Le dictionnaire Oxford a choisi post-truth comme mot de l’année 2016. Ce néologisme a rapidement été traduit par post-vérité.
De quoi s’agit-il ?
Ce sont des faits non avérés issus d’opinions personnelles, d’impressions inexactes, qui sont relayés par les médias sociaux.
Deux évènements politiques ont soufflé fort dans les voiles de la post-vérité : le Brexit et l’élection de Donald Trump à la tête des États-Unis. Dans le premier cas, bon nombre de mensonges et de demi vérités ont été colportées par les deux camps, sur les périls à quitter l’Union européenne et sur les coûts réels de celle-ci pour les Britanniques.

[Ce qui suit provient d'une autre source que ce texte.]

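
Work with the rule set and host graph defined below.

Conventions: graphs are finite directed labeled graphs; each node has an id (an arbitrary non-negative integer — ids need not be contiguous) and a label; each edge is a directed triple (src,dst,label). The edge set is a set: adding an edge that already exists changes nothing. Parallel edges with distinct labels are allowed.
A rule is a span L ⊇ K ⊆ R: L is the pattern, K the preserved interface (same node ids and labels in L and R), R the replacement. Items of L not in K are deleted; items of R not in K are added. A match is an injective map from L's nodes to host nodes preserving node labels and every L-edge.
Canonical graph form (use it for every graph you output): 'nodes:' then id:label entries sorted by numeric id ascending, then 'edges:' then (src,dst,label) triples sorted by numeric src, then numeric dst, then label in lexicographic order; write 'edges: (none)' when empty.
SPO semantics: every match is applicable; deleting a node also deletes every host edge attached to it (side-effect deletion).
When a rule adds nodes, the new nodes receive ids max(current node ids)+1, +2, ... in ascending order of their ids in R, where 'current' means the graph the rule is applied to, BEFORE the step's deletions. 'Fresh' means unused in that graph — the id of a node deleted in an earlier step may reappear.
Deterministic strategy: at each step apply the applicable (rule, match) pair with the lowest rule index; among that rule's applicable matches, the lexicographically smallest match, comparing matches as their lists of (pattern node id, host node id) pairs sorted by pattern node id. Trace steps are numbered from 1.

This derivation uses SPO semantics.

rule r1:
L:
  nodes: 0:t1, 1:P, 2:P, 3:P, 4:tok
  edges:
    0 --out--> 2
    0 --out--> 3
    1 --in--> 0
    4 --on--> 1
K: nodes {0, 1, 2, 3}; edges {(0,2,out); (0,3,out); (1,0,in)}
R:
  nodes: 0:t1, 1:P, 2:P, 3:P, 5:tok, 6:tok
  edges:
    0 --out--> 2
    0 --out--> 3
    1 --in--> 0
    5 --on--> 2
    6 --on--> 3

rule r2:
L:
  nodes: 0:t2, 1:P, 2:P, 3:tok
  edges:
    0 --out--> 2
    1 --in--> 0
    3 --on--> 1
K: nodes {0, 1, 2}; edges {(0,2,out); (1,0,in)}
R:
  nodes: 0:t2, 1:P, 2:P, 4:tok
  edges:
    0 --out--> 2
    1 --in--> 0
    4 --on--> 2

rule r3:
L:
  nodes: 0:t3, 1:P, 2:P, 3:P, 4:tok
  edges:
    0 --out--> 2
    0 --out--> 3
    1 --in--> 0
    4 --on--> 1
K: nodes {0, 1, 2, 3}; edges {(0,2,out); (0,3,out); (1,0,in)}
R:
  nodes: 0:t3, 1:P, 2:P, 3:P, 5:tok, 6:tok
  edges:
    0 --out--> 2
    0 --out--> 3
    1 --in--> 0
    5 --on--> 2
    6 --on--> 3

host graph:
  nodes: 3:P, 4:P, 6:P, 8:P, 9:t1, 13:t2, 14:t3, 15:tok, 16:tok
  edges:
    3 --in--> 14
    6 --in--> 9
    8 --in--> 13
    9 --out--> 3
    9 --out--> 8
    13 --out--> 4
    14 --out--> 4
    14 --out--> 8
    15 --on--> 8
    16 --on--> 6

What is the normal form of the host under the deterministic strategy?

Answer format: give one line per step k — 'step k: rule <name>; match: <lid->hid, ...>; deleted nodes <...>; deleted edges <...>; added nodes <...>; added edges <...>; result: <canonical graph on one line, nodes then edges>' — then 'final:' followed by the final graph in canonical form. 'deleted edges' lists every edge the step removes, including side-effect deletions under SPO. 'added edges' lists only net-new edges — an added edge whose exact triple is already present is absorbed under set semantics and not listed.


step 1: rule r1; match: 0->9, 1->6, 2->3, 3->8, 4->16; deleted nodes 16; deleted edges (16,6,on); added nodes 17, 18; added edges (17,3,on); (18,8,on); result: nodes: 3:P, 4:P, 6:P, 8:P, 9:t1, 13:t2, 14:t3, 15:tok, 17:tok, 18:tok edges: (3,14,in); (6,9,in); (8,13,in); (9,3,out); (9,8,out); (13,4,out); (14,4,out); (14,8,out); (15,8,on); (17,3,on); (18,8,on)
step 2: rule r2; match: 0->13, 1->8, 2->4, 3->15; deleted nodes 15; deleted edges (15,8,on); added nodes 19; added edges (19,4,on); result: nodes: 3:P, 4:P, 6:P, 8:P, 9:t1, 13:t2, 14:t3, 17:tok, 18:tok, 19:tok edges: (3,14,in); (6,9,in); (8,13,in); (9,3,out); (9,8,out); (13,4,out); (14,4,out); (14,8,out); (17,3,on); (18,8,on); (19,4,on)
step 3: rule r2; match: 0->13, 1->8, 2->4, 3->18; deleted nodes 18; deleted edges (18,8,on); added nodes 20; added edges (20,4,on); result: nodes: 3:P, 4:P, 6:P, 8:P, 9:t1, 13:t2, 14:t3, 17:tok, 19:tok, 20:tok edges: (3,14,in); (6,9,in); (8,13,in); (9,3,out); (9,8,out); (13,4,out); (14,4,out); (14,8,out); (17,3,on); (19,4,on); (20,4,on)
step 4: rule r3; match: 0->14, 1->3, 2->4, 3->8, 4->17; deleted nodes 17; deleted edges (17,3,on); added nodes 21, 22; added edges (21,4,on); (22,8,on); result: nodes: 3:P, 4:P, 6:P, 8:P, 9:t1, 13:t2, 14:t3, 19:tok, 20:tok, 21:tok, 22:tok edges: (3,14,in); (6,9,in); (8,13,in); (9,3,out); (9,8,out); (13,4,out); (14,4,out); (14,8,out); (19,4,on); (20,4,on); (21,4,on); (22,8,on)
step 5: rule r2; match: 0->13, 1->8, 2->4, 3->22; deleted nodes 22; deleted edges (22,8,on); added nodes 23; added edges (23,4,on); result: nodes: 3:P, 4:P, 6:P, 8:P, 9:t1, 13:t2, 14:t3, 19:tok, 20:tok, 21:tok, 23:tok edges: (3,14,in); (6,9,in); (8,13,in); (9,3,out); (9,8,out); (13,4,out); (14,4,out); (14,8,out); (19,4,on); (20,4,on); (21,4,on); (23,4,on)
final:
nodes: 3:P, 4:P, 6:P, 8:P, 9:t1, 13:t2, 14:t3, 19:tok, 20:tok, 21:tok, 23:tok
edges: (3,14,in); (6,9,in); (8,13,in); (9,3,out); (9,8,out); (13,4,out); (14,4,out); (14,8,out); (19,4,on); (20,4,on); (21,4,on); (23,4,on)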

Quant à Trump, les médias ont établi clairement qu’à peu près les trois quarts de ce qu’il avance est carrément faux.
Pourtant, comme le fait observer avec justesse le chroniqueur et politicologue François Brousseau (un ancien collègue d’université), le mensonge a toujours été la trame de la vie politique. Bref, rien de nouveau sous le soleil.
Ce qui est nouveau, c’est qu’un peu tout le monde s’en fout.
Les médias sociaux sont devenu un déversoir de fausses nouvelles, de propos mensongers; toutes les outrances y sont permises et les garde-fous se font rares. En outre, des sites web apparemment respectables propagent des faussetés à pleine page, reprises en chœur dans les médias sociaux et présentées comme des faits avérés. Une chatte y perdrait ses petits.
Saviez-vous que si vous mettez des rondelles d’oignon dans vos chaussettes pendant la nuit, vous allez purifier votre organisme?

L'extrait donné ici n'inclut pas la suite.